İnsanın Halife Olması ve Meleklere Arz Edilmesi
Yüce Allah isimlerinin ve sıfatlarının en güzel şekilde tecelli edeceği ve kendisine halife kılacağı bir varlık yaratmak istedi. Meleklere çamurdan bir insan yaratacağını bildirdiğinde (Sâd, 38/71) onlar yeni bir varlığın yaratılacağından haberdar oldular. İnsanı yeryüzüne halife kılacağını bildirdiğinde ise şaşırdılar.
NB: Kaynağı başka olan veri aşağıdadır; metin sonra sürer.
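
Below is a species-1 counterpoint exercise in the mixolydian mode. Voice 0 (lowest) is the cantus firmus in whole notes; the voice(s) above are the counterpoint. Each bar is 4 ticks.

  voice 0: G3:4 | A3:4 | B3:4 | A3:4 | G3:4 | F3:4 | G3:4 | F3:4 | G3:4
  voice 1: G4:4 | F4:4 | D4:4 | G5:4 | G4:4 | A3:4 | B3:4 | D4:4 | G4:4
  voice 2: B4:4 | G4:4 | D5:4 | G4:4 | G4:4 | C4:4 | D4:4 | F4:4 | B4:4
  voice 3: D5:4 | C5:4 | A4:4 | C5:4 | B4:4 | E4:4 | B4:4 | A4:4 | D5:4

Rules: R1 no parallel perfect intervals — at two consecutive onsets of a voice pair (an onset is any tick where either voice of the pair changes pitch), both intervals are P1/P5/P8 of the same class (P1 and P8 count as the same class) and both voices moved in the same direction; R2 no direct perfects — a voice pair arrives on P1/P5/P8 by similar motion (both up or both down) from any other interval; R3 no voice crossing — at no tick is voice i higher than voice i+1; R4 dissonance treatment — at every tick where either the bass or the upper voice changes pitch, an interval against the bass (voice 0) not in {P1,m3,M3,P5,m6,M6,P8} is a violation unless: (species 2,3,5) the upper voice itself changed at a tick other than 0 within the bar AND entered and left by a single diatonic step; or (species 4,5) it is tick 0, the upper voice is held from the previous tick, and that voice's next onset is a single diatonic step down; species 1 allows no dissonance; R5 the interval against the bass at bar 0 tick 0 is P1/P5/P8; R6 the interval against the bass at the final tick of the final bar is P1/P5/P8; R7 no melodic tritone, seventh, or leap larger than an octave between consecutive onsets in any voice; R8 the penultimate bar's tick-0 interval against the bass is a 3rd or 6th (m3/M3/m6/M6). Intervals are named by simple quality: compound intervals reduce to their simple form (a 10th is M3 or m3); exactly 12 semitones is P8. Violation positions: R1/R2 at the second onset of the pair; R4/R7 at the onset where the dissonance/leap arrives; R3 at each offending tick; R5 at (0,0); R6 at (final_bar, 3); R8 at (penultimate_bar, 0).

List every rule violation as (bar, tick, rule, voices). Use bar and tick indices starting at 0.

(0, 0, R5, (0, 2))
(1, 0, R1, (1, 3))
(1, 0, R4, (0, 2))
(2, 0, R1, (1, 3))
(2, 0, R3, (2, 3))
(2, 0, R4, (0, 3))
(2, 1, R3, (2, 3))
(2, 2, R3, (2, 3))
(2, 3, R3, (2, 3))
(3, 0, R1, (1, 3))
(3, 0, R3, (1, 2))
(3, 0, R4, (0, 1))
(3, 0, R4, (0, 2))
(3, 0, R7, (1,))
(3, 1, R3, (1, 2))
(3, 2, R3, (1, 2))
(3, 3, R3, (1, 2))
(4, 0, R2, (0, 1))
(5, 0, R2, (0, 2))
(5, 0, R2, (1, 3))
(5, 0, R4, (0, 3))
(5, 0, R7, (1,))
(6, 0, R1, (0, 2))
(6, 0, R2, (1, 3))
(7, 0, R8, (0, 2))
(8, 0, R1, (1, 3))
(8, 0, R2, (0, 1))
(8, 0, R2, (0, 3))
(8, 0, R7, (2,))
(8, 3, R6, (0, 2))

bar 0: v0=G3 v1=G4 v2=B4 v3=D5 downbeat P5
bar 1: v0=A3 v1=F4 v2=G4 v3=C5 downbeat m3
bar 2: v0=B3 v1=D4 v2=D5 v3=A4 downbeat m7
bar 3: v0=A3 v1=G5 v2=G4 v3=C5 downbeat m3
bar 4: v0=G3 v1=G4 v2=G4 v3=B4 downbeat M3
bar 5: v0=F3 v1=A3 v2=C4 v3=E4 downbeat M7
bar 6: v0=G3 v1=B3 v2=D4 v3=B4 downbeat M3
bar 7: v0=F3 v1=D4 v2=F4 v3=A4 downbeat M3
bar 8: v0=G3 v1=G4 v2=B4 v3=D5 downbeat P5
  -> R5 @ bar 0 tick 0 v(0, 2): opens on M3
  -> R1 @ bar 1 tick 0 v(1, 3): G4/D5 P5 -> F4/C5 P5 similar
  -> R4 @ bar 1 tick 0 v(0, 2): A3/G4 m7 untreated
  -> R1 @ bar 2 tick 0 v(1, 3): F4/C5 P5 -> D4/A4 P5 similar
  -> R3 @ bar 2 tick 0 v(2, 3): D5 above A4
  -> R4 @ bar 2 tick 0 v(0, 3): B3/A4 m7 untreated
  -> R3 @ bar 2 tick 1 v(2, 3): D5 above A4
  -> R3 @ bar 2 tick 2 v(2, 3): D5 above A4
  -> R3 @ bar 2 tick 3 v(2, 3): D5 above A4
  -> R1 @ bar 3 tick 0 v(1, 3): D4/A4 P5 -> G5/C5 P5 similar
  -> R3 @ bar 3 tick 0 v(1, 2): G5 above G4
  -> R4 @ bar 3 tick 0 v(0, 1): A3/G5 m7 untreated
  -> R4 @ bar 3 tick 0 v(0, 2): A3/G4 m7 untreated
  -> R7 @ bar 3 tick 0 v(1,): D4->G5 leap 17st
  -> R3 @ bar 3 tick 1 v(1, 2): G5 above G4
  -> R3 @ bar 3 tick 2 v(1, 2): G5 above G4
  -> R3 @ bar 3 tick 3 v(1, 2): G5 above G4
  -> R2 @ bar 4 tick 0 v(0, 1): A3/G5 m7 -> G3/G4 P8 similar
  -> R2 @ bar 5 tick 0 v(0, 2): G3/G4 P8 -> F3/C4 P5 similar
  -> R2 @ bar 5 tick 0 v(1, 3): G4/B4 M3 -> A3/E4 P5 similar
  -> R4 @ bar 5 tick 0 v(0, 3): F3/E4 M7 untreated
  -> R7 @ bar 5 tick 0 v(1,): G4->A3 leap 10st
  -> R1 @ bar 6 tick 0 v(0, 2): F3/C4 P5 -> G3/D4 P5 similar
  -> R2 @ bar 6 tick 0 v(1, 3): A3/E4 P5 -> B3/B4 P8 similar
  -> R8 @ bar 7 tick 0 v(0, 2): penult P8 not 3rd/6th
  -> R1 @ bar 8 tick 0 v(1, 3): D4/A4 P5 -> G4/D5 P5 similar
  -> R2 @ bar 8 tick 0 v(0, 1): F3/D4 M6 -> G3/G4 P8 similar
  -> R2 @ bar 8 tick 0 v(0, 3): F3/A4 M3 -> G3/D5 P5 similar
  -> R7 @ bar 8 tick 0 v(2,): F4->B4 leap 6st
  -> R6 @ bar 8 tick 3 v(0, 2): closes on M3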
Topraktan yaratılan birinin neden halife kılındığını anlamadıklarından Allah Teâlâ’ya şöyle dediler: “Biz seni övgü ile tesbih ederken ve senin kutsallığını dile getirip dururken orada fesat çıkaracak ve kan dökecek birini mi yaratacaksın?” (Bakara, 2/30)
Meleklerle arasında gerçekleşen bu konuşma ile Yüce Allah, insanın halife olarak yaratılmasının hikmetini onlara öğretmeyi istemişti. Melekler ileride insan soyunun neler yapacağına dair bir bilgiye sahiptiler. Bu bilgilerine dayanarak Âdem’in halife olarak yaratılmasının sebebini sordular. Allah Teâlâ da Âdem’in buna layık olduğunu meleklerin ağzından hem onlara hem de bizlere öğretmek istedi. Meleklere, Âdem’in ve insanoğullarının yeryüzünde halife olmalarını sağlayacak bilgi ve kabiliyeti, kendisinin verdiğini bildirdi.
Halife, bir kimsenin diğerinin yerini alması, onu temsil etmesi, onun yetkilerini kullanması anlamına gelir. Allah’ın yeryüzünde yaratacağı halife daha önce benzeri olmayan bir varlıktır. Akıl, irade, sorumluluk gibi birtakım özelliklerle donatılmış ve bizzat Allah tarafından yeryüzünün unsurlarından yaratılmıştır. İnsan, bu özellikleriyle meleklerden ve yeryüzünde bilinen diğer varlıklardan ayrılır. Burada anlaşılması gereken bir diğer husus insanın halifeliğinin, kendi mahiyeti ve sıfatlarına uygun olarak kısıtlı ve sınırlı olmasıdır. İnsan dâhil hiç bir varlığın Allah Teâlâ’yı temsil etmesi, O’nun yerini alarak tasarrufta bulunması mümkün değildir. Âdem’in ve neslinin halifeliği, Allah’ın mülkü olan yeryüzünde O’nun iradesine uygun yaşamak ve talimatı doğrultusunda tasarrufta bulunmaktan ibarettir. (Kur’an Yolu Tefsiri, DİB Yay., c. 1, s. 100-104 )
Yüce Allah, insanları kendisine kulluk etmeleri için yaratmıştır. İnsan aynı zamanda kendisine verilen tüm imkân ve nimetlerin Allah’ın mülkü olduğunu, bir amaca ve şarta bağlı olarak kendine emanet edildiğini bilmelidir. Dolayısıyla insan, bunlar üzerinde Allah’ın rızasına uygun bir şekilde tasarruf etmekle yükümlü olduğu (hilafet) şuuru içinde davranmalıdır. Yüce Allah, insanı bu hilafet görevini gerçekleştirecek fıtrat ve kabiliyette yaratmıştır. Fıtratını bozmadığı takdirde bu görevi layıkıyla yerine getirebilecektir.